Ces produits figurent soit tels quels dans le libellé de la marque en tant que shampoings et après-shampoings capillaires, gels capillaires, cires capillaires, crèmes capillaires, mousses capillaires, laques capillaires, pommades, soit relèvent de catégories générales pour lesquelles la marque de l’Union européenne est enregistrée (à savoir : produits de soins capillaires ; préparations pour le soin des cheveux ; préparations pour le coiffage des cheveux) et sont donc suffisants pour établir un usage sérieux pour la catégorie générale respective dans son intégralité. Il n’est pas attendu du titulaire de la marque de l’Union européenne qu’il prouve l’usage pour toutes les variantes concevables des produits visés par l’enregistrement. Ceci est également, afin de respecter l’intérêt légitime du titulaire à pouvoir, à l’avenir, étendre sa gamme de produits, ainsi que le reflète l’arrêt Aladin précité.
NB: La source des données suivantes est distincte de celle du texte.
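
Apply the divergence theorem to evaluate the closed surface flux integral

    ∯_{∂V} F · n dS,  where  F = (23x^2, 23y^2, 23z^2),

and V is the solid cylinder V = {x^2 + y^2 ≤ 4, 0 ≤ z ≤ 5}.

By the divergence theorem,

    ∯_{∂V} F · n dS = ∭_V (∇ · F) dV.

Compute the divergence:
    ∇ · F = ∂F_x/∂x + ∂F_y/∂y + ∂F_z/∂z = 46x + 46y + 46z.

In cylindrical coordinates, x = r cos(θ), y = r sin(θ), z = z, dV = r dr dθ dz, with 0 ≤ r ≤ 2, 0 ≤ θ ≤ 2π, 0 ≤ z ≤ 5.

The integrand, after substitution and multiplying by the volume element, becomes (46sqrt(2)r sin(θ + π/4) + 46z) · r, so

    ∭_V (∇·F) dV = ∫_0^{2π} ∫_0^{2} ∫_0^{5} (46sqrt(2)r sin(θ + π/4) + 46z) · r dz dr dθ.

Inner (z from 0 to 5): 115r (2sqrt(2)r sin(θ + π/4) + 5).
Middle (r from 0 to 2): 1840sqrt(2)sin(θ + π/4)/3 + 1150.
Outer (θ from 0 to 2π): 2300π.

Therefore ∯_{∂V} F · n dS = 2300π.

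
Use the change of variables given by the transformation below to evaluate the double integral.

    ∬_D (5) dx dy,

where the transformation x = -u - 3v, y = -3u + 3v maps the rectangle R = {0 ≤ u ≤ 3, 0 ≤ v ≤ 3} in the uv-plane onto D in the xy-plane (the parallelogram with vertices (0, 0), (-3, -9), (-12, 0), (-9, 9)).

Compute the Jacobian determinant of (x, y) with respect to (u, v):

    ∂(x,y)/∂(u,v) = | -1  -3 | = (-1)(3) - (-3)(-3) = -12.
                   | -3  3 |

Its absolute value is |J| = 12 (the area scaling factor).

Substituting x = -u - 3v, y = -3u + 3v into the integrand,

    5 → 5,

so the integral becomes

    ∬_R (5) · |J| du dv = ∫_0^3 ∫_0^3 (60) dv du.

Inner (v): 180.
Outer (u): 540.

Therefore ∬_D (5) dx dy = 540.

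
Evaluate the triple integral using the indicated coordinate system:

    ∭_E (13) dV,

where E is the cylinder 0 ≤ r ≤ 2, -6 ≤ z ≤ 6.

In cylindrical coordinates, x = r cos(θ), y = r sin(θ), z = z, and dV = r dr dθ dz.

The integrand becomes 13, so

    ∭_E (13) dV = ∫_{0}^{2π} ∫_{0}^{2} ∫_{-6}^{6} (13) · r dz dr dθ.

Inner (z): 156r.
Middle (r from 0 to 2): 312.
Outer (θ): 624π.

Therefore the triple integral equals 624π.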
Cependant, le titulaire de la marque de l’Union européenne n’a pas fourni de preuves d’usage, ni n’a avancé de raisons valables de non-usage, en ce qui concerne les produits enregistrés restants. En conséquence, les droits du titulaire de la marque de l’Union européenne seront révoqués pour autant que les produits restants de la classe 3 sont concernés.
Évaluation globale et conclusion
En l’espèce, la division d’annulation estime que l’usage sérieux de la marque contestée a été suffisamment démontré pour les facteurs pertinents en ce qui concerne certains des produits contestés, à savoir les suivants :
Classe 3 : Produits de soins capillaires ; préparations pour le soin des cheveux ; shampoings et après-shampoings capillaires, gels capillaires, cires capillaires, crèmes capillaires, mousses capillaires, laques capillaires, pommades, préparations pour le coiffage des cheveux.
Il existe des indications suffisantes concernant le lieu, le moment, l’étendue et la nature de l’usage pour considérer l’usage de la marque comme prouvé pour ces produits. Par conséquent, la demande n’est pas accueillie à cet égard.
Le titulaire de l’enregistrement international n’a pas prouvé l’usage sérieux de la marque de l’Union européenne pour les produits restants, pour lesquels elle doit, par conséquent, être révoquée :
Classe 3 : Préparations de blanchiment pour les cheveux, décolorants capillaires, colorants et teintures capillaires.
Conformément à l’article 62, paragraphe 1, du RMUE, la révocation prendra effet à compter de la date de la demande en révocation, c’est-à-dire à partir du 17/04/2024.
DÉPENS
Décision en annulation nº C 65 662 Page 12 sur 12
Conformément à l’article 109, paragraphe 1, du RMUE, la partie perdante dans la procédure d’annulation doit supporter les taxes et frais exposés par l’autre partie. Conformément à l’article 109, paragraphe 3, du RMUE, lorsque chaque partie succombe sur certains chefs et obtient gain de cause sur d’autres, ou si l’équité l’exige, la division d’annulation décide d’une autre répartition des frais.
Dès lors que l’annulation n’est prononcée que pour une partie des produits contestés, les deux parties ont succombé sur certains chefs et obtenu gain de cause sur d’autres. En conséquence, chaque partie supporte ses propres frais.
La division d’annulation
Michaela SIMANDLOVA Janja FELC Martin LENZ
Conformément à l’article 67 du RMUE, toute partie à laquelle la présente décision fait grief peut former un recours contre la présente décision. Conformément à l’article 68 du RMUE, l’acte de recours doit être formé par écrit auprès de l’Office dans un délai de deux mois à compter de la date de la notification de la présente décision. Il doit être déposé dans la langue de la procédure dans laquelle la décision attaquée a été rendue. En outre, un mémoire exposant les motifs du recours doit être déposé dans un délai de quatre mois à compter de la même date. L’acte de recours n’est réputé formé qu’après paiement de la taxe de recours de 720 EUR.